OREANDA-NEWS. There is a significant risk that some Turkish non-life insurers with high exposure to motor insurance have not set aside enough reserves to fully cover future claims, Fitch Ratings says.

Inadequate reserving would put further pressure on already slim solvency ratios and could lead to firms needing to strengthen their capital in 2016. For subsidiaries of large international groups this could be achieved by a capital injection from their parent. But smaller companies would struggle and this could drive more M&A in the sector.

Motor third-party liability (MTPL) claims reserves account for about 65% of the non-life sector total and the segment has been loss-making for each of the last ten years. The losses reflect inconsistent interpretation of regulations by the courts and the lack of an agreement between courts and insurers on how to calculate compensation.

Regulatory changes in the last couple of years have resulted in an increase in the overall level of required reserves. Since 2015 insurers have been allowed to set reserves based on their own actuarial estimates, which has resulted in significant variation in reserve levels across the industry.
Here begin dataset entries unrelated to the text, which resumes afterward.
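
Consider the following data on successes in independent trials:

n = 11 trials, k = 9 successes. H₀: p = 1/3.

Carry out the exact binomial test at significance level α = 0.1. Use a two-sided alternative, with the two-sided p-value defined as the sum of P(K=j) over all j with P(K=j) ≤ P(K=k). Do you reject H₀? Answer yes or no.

Exact binomial: n=11, k=9, p₀=1/3=0.3333
P(X=j) = C(n,j)·p₀^j·(1−p₀)^(n−j); p = Σ P(X=j) over j with P(X=j) ≤ P(X=9)
p-value (two-sided) = 0.00137
At α=0.1: p < α → reject H₀

reject H₀: yes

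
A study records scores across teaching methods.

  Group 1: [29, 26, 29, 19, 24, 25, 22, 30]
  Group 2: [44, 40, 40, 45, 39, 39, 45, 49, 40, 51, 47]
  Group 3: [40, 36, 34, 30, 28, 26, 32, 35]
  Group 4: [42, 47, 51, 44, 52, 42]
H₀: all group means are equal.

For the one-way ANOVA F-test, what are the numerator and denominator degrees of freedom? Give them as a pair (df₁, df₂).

k = 4 groups, N = 33 total
df = (k−1, N−k) = (4−1, 33−4) = (3, 29)

degrees of freedom = [3, 29]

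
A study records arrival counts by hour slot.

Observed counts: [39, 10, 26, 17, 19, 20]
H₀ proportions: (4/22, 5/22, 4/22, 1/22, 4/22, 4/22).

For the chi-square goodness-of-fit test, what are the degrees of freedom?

df = k − 1 = 6 − 1 = 5

degrees of freedom = 5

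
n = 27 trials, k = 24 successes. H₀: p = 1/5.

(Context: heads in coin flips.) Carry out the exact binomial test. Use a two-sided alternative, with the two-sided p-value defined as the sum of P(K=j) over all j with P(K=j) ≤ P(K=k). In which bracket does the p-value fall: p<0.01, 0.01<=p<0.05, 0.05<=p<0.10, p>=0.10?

Exact binomial: n=27, k=24, p₀=1/5=0.2000
P(X=j) = C(n,j)·p₀^j·(1−p₀)^(n−j); p = Σ P(X=j) over j with P(X=j) ≤ P(X=24)
p-value (two-sided) = 0.00000
→ bracket: p<0.01

p-value bracket: p<0.01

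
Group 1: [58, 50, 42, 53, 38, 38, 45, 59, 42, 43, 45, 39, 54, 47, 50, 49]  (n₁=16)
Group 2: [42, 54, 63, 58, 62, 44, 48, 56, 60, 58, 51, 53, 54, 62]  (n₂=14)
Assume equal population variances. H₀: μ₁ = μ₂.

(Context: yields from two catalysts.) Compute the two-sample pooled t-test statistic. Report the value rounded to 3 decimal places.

x̄₁=47.000, s₁=6.693, n₁=16
x̄₂=54.643, s₂=6.594, n₂=14
s_p² = [15·6.693² + 13·6.594²]/28 = 44.1862
SE = √(s_p²·(1/16+1/14)) = 2.4327
t = (47.000−54.643)/2.4327 = -3.1418
df = 28

test statistic = -3.142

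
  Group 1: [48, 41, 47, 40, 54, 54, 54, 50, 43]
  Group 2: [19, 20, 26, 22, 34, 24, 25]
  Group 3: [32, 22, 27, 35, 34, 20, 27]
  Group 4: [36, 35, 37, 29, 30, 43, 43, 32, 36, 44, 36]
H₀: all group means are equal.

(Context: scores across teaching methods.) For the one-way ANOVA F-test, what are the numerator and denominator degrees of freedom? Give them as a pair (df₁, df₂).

degrees of freedom = [3, 30]

k = 4 groups, N = 34 total
df = (k−1, N−k) = (4−1, 34−4) = (3, 30)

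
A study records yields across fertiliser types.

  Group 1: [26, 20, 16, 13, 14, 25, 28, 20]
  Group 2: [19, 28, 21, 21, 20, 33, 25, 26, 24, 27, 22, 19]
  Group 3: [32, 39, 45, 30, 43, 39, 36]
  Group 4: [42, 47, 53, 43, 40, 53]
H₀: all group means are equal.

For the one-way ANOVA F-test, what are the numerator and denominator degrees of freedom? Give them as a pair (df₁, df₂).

k = 4 groups, N = 33 total
df = (k−1, N−k) = (4−1, 33−4) = (3, 29)

degrees of freedom = [3, 29]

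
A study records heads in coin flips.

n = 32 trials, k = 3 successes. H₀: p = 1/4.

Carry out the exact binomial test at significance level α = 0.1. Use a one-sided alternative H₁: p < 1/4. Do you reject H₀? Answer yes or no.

reject H₀: yes

Exact binomial: n=32, k=3, p₀=1/4=0.2500
P(X≤3) from Σ C(n,i)·p₀^i·(1−p₀)^(n−i)
p-value (one-sided, H₁ less) = 0.02516
At α=0.1: p < α → reject H₀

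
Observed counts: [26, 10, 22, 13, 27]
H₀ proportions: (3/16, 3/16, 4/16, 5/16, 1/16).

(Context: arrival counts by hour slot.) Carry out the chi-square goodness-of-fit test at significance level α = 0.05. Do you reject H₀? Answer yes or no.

n = 98; E_i = n·p_i = [18.38, 18.38, 24.50, 30.62, 6.12]
χ² = (26−18.38)²/18.38 + (10−18.38)²/18.38 + (22−24.50)²/24.50 + (13−30.62)²/30.62 + (27−6.12)²/6.12 = 88.5252
df = 4
p-value (upper-tail) = 0.00000
At α=0.05: p < α → reject H₀

reject H₀: yes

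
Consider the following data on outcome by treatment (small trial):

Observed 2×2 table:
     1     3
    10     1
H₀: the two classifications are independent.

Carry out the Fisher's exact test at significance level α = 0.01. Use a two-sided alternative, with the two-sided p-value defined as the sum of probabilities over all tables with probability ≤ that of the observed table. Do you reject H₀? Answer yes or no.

reject H₀: no

Margins: r₁=4, r₂=11, c₁=11, c₂=4, n=15
p_obs = C(4,1)·C(11,10)/C(15,11); sum pmf over tables with pmf ≤ p_obs
p-value (two-sided) = 0.03297
At α=0.01: p ≥ α → fail to reject H₀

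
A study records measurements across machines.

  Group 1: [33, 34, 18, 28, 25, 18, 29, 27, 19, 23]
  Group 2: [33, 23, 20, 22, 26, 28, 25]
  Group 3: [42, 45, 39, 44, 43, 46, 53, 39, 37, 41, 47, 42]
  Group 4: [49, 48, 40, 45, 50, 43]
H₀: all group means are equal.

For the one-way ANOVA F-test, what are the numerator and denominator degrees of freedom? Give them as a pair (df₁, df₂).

degrees of freedom = [3, 31]

k = 4 groups, N = 35 total
df = (k−1, N−k) = (4−1, 35−4) = (3, 31)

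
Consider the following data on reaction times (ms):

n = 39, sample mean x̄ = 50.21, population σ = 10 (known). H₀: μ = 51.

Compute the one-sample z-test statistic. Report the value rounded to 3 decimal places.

SE = σ/√n = 10/√39 = 1.6013
z = (x̄−μ₀)/SE = (50.21−51)/1.6013 = -0.4934

test statistic = -0.493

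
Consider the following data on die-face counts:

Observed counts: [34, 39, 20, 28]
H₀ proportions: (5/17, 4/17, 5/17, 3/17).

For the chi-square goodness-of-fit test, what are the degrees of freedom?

df = k − 1 = 4 − 1 = 3

degrees of freedom = 3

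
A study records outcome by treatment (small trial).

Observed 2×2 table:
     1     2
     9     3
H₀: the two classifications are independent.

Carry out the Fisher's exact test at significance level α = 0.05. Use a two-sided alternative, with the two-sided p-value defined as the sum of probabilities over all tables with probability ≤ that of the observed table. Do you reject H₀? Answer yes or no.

Margins: r₁=3, r₂=12, c₁=10, c₂=5, n=15
p_obs = C(3,1)·C(12,9)/C(15,10); sum pmf over tables with pmf ≤ p_obs
p-value (two-sided) = 0.24176
At α=0.05: p ≥ α → fail to reject H₀

reject H₀: no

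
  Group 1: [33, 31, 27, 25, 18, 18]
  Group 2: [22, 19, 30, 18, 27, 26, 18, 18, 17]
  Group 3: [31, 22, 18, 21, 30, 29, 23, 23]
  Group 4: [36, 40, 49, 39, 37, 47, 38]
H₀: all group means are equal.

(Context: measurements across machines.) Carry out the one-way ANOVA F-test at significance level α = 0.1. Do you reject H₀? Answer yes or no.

reject H₀: yes

Group means [25.33, 21.67, 24.62, 40.86], grand mean 27.667
SSB = Σnᵢ(x̄ᵢ−x̄)² = 1648.601; SSW = ΣΣ(x−x̄ᵢ)² = 700.065
MSB = 1648.601/3 = 549.5337; MSW = 700.065/26 = 26.9256
F = MSB/MSW = 20.4093
df = (3, 26)
p-value (upper-tail) = 0.00000
At α=0.1: p < α → reject H₀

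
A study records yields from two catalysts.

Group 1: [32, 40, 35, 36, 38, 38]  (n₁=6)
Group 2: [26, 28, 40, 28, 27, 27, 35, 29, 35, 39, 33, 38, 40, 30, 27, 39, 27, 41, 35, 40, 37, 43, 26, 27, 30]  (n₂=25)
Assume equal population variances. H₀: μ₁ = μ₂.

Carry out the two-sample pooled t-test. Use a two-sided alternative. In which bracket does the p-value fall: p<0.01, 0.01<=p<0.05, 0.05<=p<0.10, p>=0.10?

p-value bracket: p>=0.10

x̄₁=36.500, s₁=2.811, n₁=6
x̄₂=33.080, s₂=5.766, n₂=25
s_p² = [5·2.811² + 24·5.766²]/29 = 28.8738
SE = √(s_p²·(1/6+1/25)) = 2.4428
t = (36.500−33.080)/2.4428 = 1.4000
df = 29
p-value (two-sided) = 0.17211
→ bracket: p>=0.10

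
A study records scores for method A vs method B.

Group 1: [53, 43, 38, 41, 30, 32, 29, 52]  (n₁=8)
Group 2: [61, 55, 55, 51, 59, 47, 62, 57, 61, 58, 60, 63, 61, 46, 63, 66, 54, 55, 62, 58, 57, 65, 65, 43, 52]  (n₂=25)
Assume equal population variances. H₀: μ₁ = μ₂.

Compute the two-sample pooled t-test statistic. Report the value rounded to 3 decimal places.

test statistic = -6.261

x̄₁=39.750, s₁=9.347, n₁=8
x̄₂=57.440, s₂=6.083, n₂=25
s_p² = [7·9.347² + 24·6.083²]/31 = 48.3761
SE = √(s_p²·(1/8+1/25)) = 2.8253
t = (39.750−57.440)/2.8253 = -6.2614
df = 31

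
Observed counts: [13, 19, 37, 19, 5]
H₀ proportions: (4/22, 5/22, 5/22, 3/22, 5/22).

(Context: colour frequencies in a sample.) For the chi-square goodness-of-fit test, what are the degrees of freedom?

degrees of freedom = 4

df = k − 1 = 5 − 1 = 4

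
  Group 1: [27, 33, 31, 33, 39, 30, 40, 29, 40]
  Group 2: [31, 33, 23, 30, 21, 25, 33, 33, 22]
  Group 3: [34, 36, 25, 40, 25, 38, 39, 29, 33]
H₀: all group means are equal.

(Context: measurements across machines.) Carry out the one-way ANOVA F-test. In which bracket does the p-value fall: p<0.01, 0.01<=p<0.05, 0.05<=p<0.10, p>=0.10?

p-value bracket: 0.05<=p<0.10

Group means [33.56, 27.89, 33.22], grand mean 31.556
SSB = Σnᵢ(x̄ᵢ−x̄)² = 182.000; SSW = ΣΣ(x−x̄ᵢ)² = 666.667
MSB = 182.000/2 = 91.0000; MSW = 666.667/24 = 27.7778
F = MSB/MSW = 3.2760
df = (2, 24)
p-value (upper-tail) = 0.05522
→ bracket: 0.05<=p<0.10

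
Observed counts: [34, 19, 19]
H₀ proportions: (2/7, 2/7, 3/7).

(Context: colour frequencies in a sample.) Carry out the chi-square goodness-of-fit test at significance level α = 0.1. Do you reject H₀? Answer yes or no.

reject H₀: yes

n = 72; E_i = n·p_i = [20.57, 20.57, 30.86]
χ² = (34−20.57)²/20.57 + (19−20.57)²/20.57 + (19−30.86)²/30.86 = 13.4421
df = 2
p-value (upper-tail) = 0.00121
At α=0.1: p < α → reject H₀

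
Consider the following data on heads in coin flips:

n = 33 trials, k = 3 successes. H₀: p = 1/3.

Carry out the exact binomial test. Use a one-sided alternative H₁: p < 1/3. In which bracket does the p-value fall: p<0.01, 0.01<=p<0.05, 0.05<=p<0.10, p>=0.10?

p-value bracket: p<0.01

Exact binomial: n=33, k=3, p₀=1/3=0.3333
P(X≤3) from Σ C(n,i)·p₀^i·(1−p₀)^(n−i)
p-value (one-sided, H₁ less) = 0.00128
→ bracket: p<0.01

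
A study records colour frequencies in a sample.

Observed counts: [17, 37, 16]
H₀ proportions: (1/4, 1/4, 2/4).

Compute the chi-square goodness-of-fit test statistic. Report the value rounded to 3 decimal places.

test statistic = 32.057

n = 70; E_i = n·p_i = [17.50, 17.50, 35.00]
χ² = (17−17.50)²/17.50 + (37−17.50)²/17.50 + (16−35.00)²/35.00 = 32.0571
df = 2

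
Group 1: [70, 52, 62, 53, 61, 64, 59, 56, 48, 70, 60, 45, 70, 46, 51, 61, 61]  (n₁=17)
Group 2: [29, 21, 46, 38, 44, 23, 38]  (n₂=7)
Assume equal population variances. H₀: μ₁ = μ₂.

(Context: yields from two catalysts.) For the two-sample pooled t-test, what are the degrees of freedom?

degrees of freedom = 22

df = n₁ + n₂ − 2 = 17 + 7 − 2 = 22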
An increase in the minimum wage at the start of 2016 adds to the risk of inadequate reserving because death and disability compensation is directly linked to the minimum wage.

This will increase pressure on solvency ratios, which we expect to have been close to the 100% minimum on average in 2015 and which are likely to remain around the same level in 2016. There is a risk that some companies will dip below 100%.

Smaller local insurers with limited financial flexibility could struggle to close the reserve gap and this could lead to an increase in M&A activity. It may also increase the share of foreign capital, which was 72% in 2015.

In the medium-term, regulatory changes announced since the start of 2016 should help the sector gradually recover. Changes include a new standardised method for calculating compensation and rules that require claimants to file claims with insurers initially, rather than going directly to the courts. These should help insurers manage risk better through more accurate claims reserving and pricing, which should eventually improve underwriting results.